The policy has not only caused immense suffering but also generated widespread resentment. Though gauging public opinion in China is notoriously difficult, in locked-down cities such as Shanghai, angry and starving residents staged mini-protests against the government’s policy. Before the start of the party congress, one person in tightly controlled Beijing set tires on fire on a busy overpass and displayed two large banners with slogans reading, “Say no to covid test, yes to eat. No to lockdown, yes to freedom. No to a great leader, yes to vote!” The lone protestor was quickly removed, but the slogans went viral on Chinese social media. The hashtag #Iseeit trended—before Chinese censors took them down and scrubbed any trace of the protest from the Internet.

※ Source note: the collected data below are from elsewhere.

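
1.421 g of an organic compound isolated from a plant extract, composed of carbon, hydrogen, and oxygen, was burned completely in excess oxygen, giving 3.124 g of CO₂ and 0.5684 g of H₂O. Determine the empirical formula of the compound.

C9H8O4

mol C = 3.124 g CO₂ ÷ 44.009 g/mol = 0.070985 mol
mol H = 2 × 0.5684 g H₂O ÷ 18.015 g/mol = 0.063103 mol
mass O = 1.421 − (0.85261 + 0.063608) = 0.50479 g → mol O = 0.50479 ÷ 15.999 = 0.031551 mol
Divide by the smallest (0.031551 mol): C 2.250, H 2.000, O 1.000
Multiplying each by 4 gives whole numbers: C 9.00, H 8.00, O 4.00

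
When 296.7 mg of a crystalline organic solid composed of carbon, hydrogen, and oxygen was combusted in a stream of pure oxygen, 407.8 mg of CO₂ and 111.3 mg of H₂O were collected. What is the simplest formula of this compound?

C6H8O7

mol C = 0.4078 g CO₂ ÷ 44.009 g/mol = 0.0092663 mol
mol H = 2 × 0.1113 g H₂O ÷ 18.015 g/mol = 0.012356 mol
mass O = 0.2967 − (0.11130 + 0.012455) = 0.17295 g → mol O = 0.17295 ÷ 15.999 = 0.010810 mol
Divide by the smallest (0.0092663 mol): C 1.000, H 1.333, O 1.167
Multiplying each by 6 gives whole numbers: C 6.00, H 8.00, O 7.00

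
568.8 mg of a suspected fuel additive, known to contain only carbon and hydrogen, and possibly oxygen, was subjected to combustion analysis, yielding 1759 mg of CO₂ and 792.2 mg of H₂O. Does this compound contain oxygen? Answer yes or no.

mol C = 1.759 g CO₂ ÷ 44.009 g/mol = 0.039969 mol
mol H = 2 × 0.7922 g H₂O ÷ 18.015 g/mol = 0.087949 mol
C and H together account for 0.56872 g — essentially the entire 0.5688 g sample — so the compound contains no oxygen.

no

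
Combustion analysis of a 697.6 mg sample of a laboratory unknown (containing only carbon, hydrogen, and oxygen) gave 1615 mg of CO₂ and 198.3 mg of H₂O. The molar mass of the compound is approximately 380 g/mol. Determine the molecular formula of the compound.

C20H12O8

mol C = 1.615 g CO₂ ÷ 44.009 g/mol = 0.036697 mol
mol H = 2 × 0.1983 g H₂O ÷ 18.015 g/mol = 0.022015 mol
mass O = 0.6976 − (0.44077 + 0.022191) = 0.23464 g → mol O = 0.23464 ÷ 15.999 = 0.014666 mol
Divide by the smallest (0.014666 mol): C 2.502, H 1.501, O 1.000
Multiplying each by 2 gives whole numbers: C 5.00, H 3.00, O 2.00
Empirical formula: C5H3O2
Empirical-formula mass = 95.08 g/mol; 380 ÷ 95.08 ≈ 4, so the molecular formula is C20H12O8.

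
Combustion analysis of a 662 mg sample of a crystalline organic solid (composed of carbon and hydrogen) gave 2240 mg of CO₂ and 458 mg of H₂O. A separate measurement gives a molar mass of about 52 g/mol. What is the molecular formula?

C4H4

mol C = 2.24 g CO₂ ÷ 44.009 g/mol = 0.05090 mol
mol H = 2 × 0.458 g H₂O ÷ 18.015 g/mol = 0.05085 mol
Divide by the smallest (0.05085 mol): C 1.001, H 1.000
Empirical formula: CH
Empirical-formula mass = 13.02 g/mol; 52 ÷ 13.02 ≈ 4, so the molecular formula is C4H4.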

The backlash is no mystery, for the policy has proved economically catastrophic. Xi has presided over slowing economic growth and a market slump, owing in part to “common prosperity” reforms that increase political control over business, as well as a real-estate crisis. Yet the party has stayed the course. The official youth-unemployment rate has edged close to 20 percent this year. The World Bank forecasts that China’s economic growth will be only 2.8 percent. Even if it rises to the projected 4.5 percent next year, that would fall short of the 5 percent annual growth rate required to double the size of the nation’s economy by 2035, as Xi promised. Perhaps to save Xi from embarrassment, the Beijing government delayed the release of China’s third-quarter GDP data during the party congress. Investors are less forgiving: the Chinese stock markets reportedly “suffered one of their worst ever trading days” after the party congress concluded. Markets did, however, rebound days later, owing to unconfirmed rumors that zero Covid was on the outs—which only reinforces the economic damage the policy has wrought.
Chinese people have had to accept less political freedom in exchange for rising standards of living, employment, and economic growth. This unwritten contract has prevented mass social unrest, human-rights abuses and political crackdowns notwithstanding. But if Xi continues to prioritize his Covid policy over economic growth and human well-being, people will begin to lose hope in the future, and that contract may be breached.

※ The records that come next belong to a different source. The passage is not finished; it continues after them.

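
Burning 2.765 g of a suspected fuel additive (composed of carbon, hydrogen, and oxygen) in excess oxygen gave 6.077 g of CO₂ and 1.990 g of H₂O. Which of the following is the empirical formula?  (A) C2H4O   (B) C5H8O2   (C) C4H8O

(B) C5H8O2

mol C = 6.077 g CO₂ ÷ 44.009 g/mol = 0.13809 mol
mol H = 2 × 1.990 g H₂O ÷ 18.015 g/mol = 0.22093 mol
mass O = 2.765 − (1.6585 + 0.22269) = 0.88376 g → mol O = 0.88376 ÷ 15.999 = 0.055239 mol
Divide by the smallest (0.055239 mol): C 2.500, H 4.000, O 1.000
Multiplying each by 2 gives whole numbers: C 5.00, H 8.00, O 2.00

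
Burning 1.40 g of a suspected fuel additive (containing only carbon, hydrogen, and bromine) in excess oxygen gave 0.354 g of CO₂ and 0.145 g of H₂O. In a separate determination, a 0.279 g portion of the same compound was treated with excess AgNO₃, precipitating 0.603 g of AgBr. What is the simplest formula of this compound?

mol C = 0.354 g CO₂ ÷ 44.009 g/mol = 0.008044 mol
mol H = 2 × 0.145 g H₂O ÷ 18.015 g/mol = 0.01610 mol
From the AgBr data: mol Br per gram of compound = (0.603 ÷ 187.772) ÷ 0.279 = 0.01151 mol/g, so in the 1.40 g combustion sample mol Br = 0.01611 mol
Divide by the smallest (0.008044 mol): C 1.000, H 2.001, Br 2.003

CH2Br2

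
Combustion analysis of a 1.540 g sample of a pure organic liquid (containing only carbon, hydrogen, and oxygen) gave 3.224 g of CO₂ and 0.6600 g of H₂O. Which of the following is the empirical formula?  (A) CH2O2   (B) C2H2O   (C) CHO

mol C = 3.224 g CO₂ ÷ 44.009 g/mol = 0.073258 mol
mol H = 2 × 0.6600 g H₂O ÷ 18.015 g/mol = 0.073272 mol
mass O = 1.540 − (0.87990 + 0.073858) = 0.58624 g → mol O = 0.58624 ÷ 15.999 = 0.036642 mol
Divide by the smallest (0.036642 mol): C 1.999, H 2.000, O 1.000

(B) C2H2O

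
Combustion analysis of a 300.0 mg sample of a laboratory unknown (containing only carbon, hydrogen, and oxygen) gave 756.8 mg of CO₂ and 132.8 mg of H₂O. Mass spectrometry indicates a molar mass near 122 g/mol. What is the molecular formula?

mol C = 0.7568 g CO₂ ÷ 44.009 g/mol = 0.017196 mol
mol H = 2 × 0.1328 g H₂O ÷ 18.015 g/mol = 0.014743 mol
mass O = 0.3000 − (0.20655 + 0.014861) = 0.078592 g → mol O = 0.078592 ÷ 15.999 = 0.0049123 mol
Divide by the smallest (0.0049123 mol): C 3.501, H 3.001, O 1.000
Multiplying each by 2 gives whole numbers: C 7.00, H 6.00, O 2.00
Empirical formula: C7H6O2
Empirical-formula mass = 122.12 g/mol; 122 ÷ 122.12 ≈ 1, so the molecular formula is C7H6O2.

C7H6O2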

Throughout China’s long history, an economically desperate population has ousted failed leaders and toppled governments many times. Will Xi’s “yes men” alert him to impending danger? Despite his obsession with personal loyalty and social stability, Xi appears intent to forge ahead with a failed policy to deal with a virus that originated from China and may have escaped from a government-funded lab. The question is whether this stubbornness will cost him the things he values most.